Brick, stone and concrete are known to be excellent stores of heat. The concept is that these materials trap the heat from the sun during the day, preventing it from heating your house too much, and then release it slowly during the night, thereby moderating the energy differentials between day and night. Surprisingly, solid wood has over 2.5 times the thermal mass of concrete. (reference) At what thickness would a solid wood wall be more efficient than a conventional ‘stick-built’ stud framed wall with batt insulation?

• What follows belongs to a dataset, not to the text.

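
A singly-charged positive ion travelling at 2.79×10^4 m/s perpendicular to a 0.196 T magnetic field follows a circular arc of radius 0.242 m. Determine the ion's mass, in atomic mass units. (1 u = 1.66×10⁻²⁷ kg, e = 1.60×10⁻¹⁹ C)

qvB = mv²/r ⇒ m = qBr/v.
m = (1×1.60×10^-19)(0.196)(0.242) / (2.79×10^4) = 2.72×10^-25 kg = 164 u.

m ≈ 164 u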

This gets even more complicated because the answer depends on the location of the home and its climate and the orientation of the wall, among other things like amount of people living in the home, the level of humidity within, the heating and cooling sources used, and even the feeling and perception of the space having a solid wood wall vs. drywall, plastic and a little bit of wood.
One major change with the new energy code you hear a lot of architects, builders and developers griping about is the requirement to add ‘continuous insulation’ on the exterior of the building wall. This generally means a whole secondary layer of insulation, usually accompanied by another layer of framing, onto the outside of the building wall. But it also takes a lot of energy to make all that additional material and install it. Thankfully, Wisconsin allows an exception to the new energy code wherein if you can show that your building passes a simple energy loss calculation (ComCheck and ResCheck software models) you can potentially avoid installing continuous insulation.
A typical wall assembly using continuous insulation is like this: Inside of building / gypsum board (drywall) / vapor barrier / wood studs @ 16” on center with batt insulation between / plywood / house wrap / 1- 2” rigid insulation (oil based) sheets with wood or metal framing between / siding / outside of building. Theoretically, this assembly would have an R-value of about 30. But that does not take into account the thermal storage properties of the wall, the breaks in insulation caused by electrical and other receptacles buried in the batt insulation, the thermal bridging caused by the studs and other framing, the thermal bridging caused by the many fasteners, and the risk of trapping moisture within the wall assembly. That is a lot of effort and energy to put together a wall which still depends on assumptions of moisture retention and near perfection on placement of receptacles and fasteners to avoid thermal bridging and air leakage. Drywall is built with by-products of coal fired power plants. The vapor barrier and continuous insulation are built from oil. Compare that to an assembly like this: inside of building / wood / outside of building. Sure the r-value isn’t as high, but the assembly is much simpler, there is much less energy to make the material and install it, there is no thermal bridging, air pockets or gaps in the assembly, and the wall actually has a significant value as a store of energy and moderator of the thermal environment within the home. Not to mention the potential psychological and emotional value of having a beautiful wood wall vs. a drywall box.